En Phantom Boy se homenajean varios géneros, varios autores y, en general, una forma de narrar que dejó hace tiempo de estar en boga en la ficción para jóvenes. Sin embargo la mirada de los franceses no es una mirada nostálgica ni posmoderna, es la mirada curiosa y vital de ese niño protagonista que todavía no ha olvidado que la ficción es un asunto muy serio (qué bello que sea, finalmente, hasta un elemento sanador). Y sabemos que un autor se toma la ficción como un asunto muy serio cuando, efectivamente, no busca excusas ni coartadas para lanzarse con brío y alegría a contar la historia que quiere contar. Porque Phantom Boy es también la historia de un niño enfermo de cáncer que supera la enfermedad de manera paralela a la resolución del caso. Sin sentimentalismos ni complejos y con toda la elegancia que le falta a Pixar en estos menesteres, Gagnol y Felicioli apuntan con sutileza al viaje paralelo de la aventura detectivesca y la superación de la enfermedad que, en cualquier caso, y como debe ser, nunca se hace demasiado explícito.

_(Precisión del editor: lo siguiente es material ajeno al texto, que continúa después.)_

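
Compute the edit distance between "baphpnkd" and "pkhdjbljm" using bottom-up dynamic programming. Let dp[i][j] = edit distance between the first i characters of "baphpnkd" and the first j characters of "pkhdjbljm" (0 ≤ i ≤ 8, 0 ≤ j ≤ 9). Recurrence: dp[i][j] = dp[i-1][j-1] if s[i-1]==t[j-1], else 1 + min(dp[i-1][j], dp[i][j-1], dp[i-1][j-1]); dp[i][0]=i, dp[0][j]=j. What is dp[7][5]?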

Que Gagnol y Felicioli hayan optado por mantener exactamente el mismo equipo creativo de su anterior largo, que se mantengan firmes en su apuesta personal y artesanal y que sigan apostando por insuflar sus historias de buenos valores con equilibrada delicadeza y buen gusto denota un compromiso ético y artístico que se acaba reflejando a la perfección en la exquisitez de sus películas. No les perdáis la pista.
Lo mejor: el espíritu noir, el running gag sobre el origen del villano.
Lo peor: que hayan tardado 5 años en volver.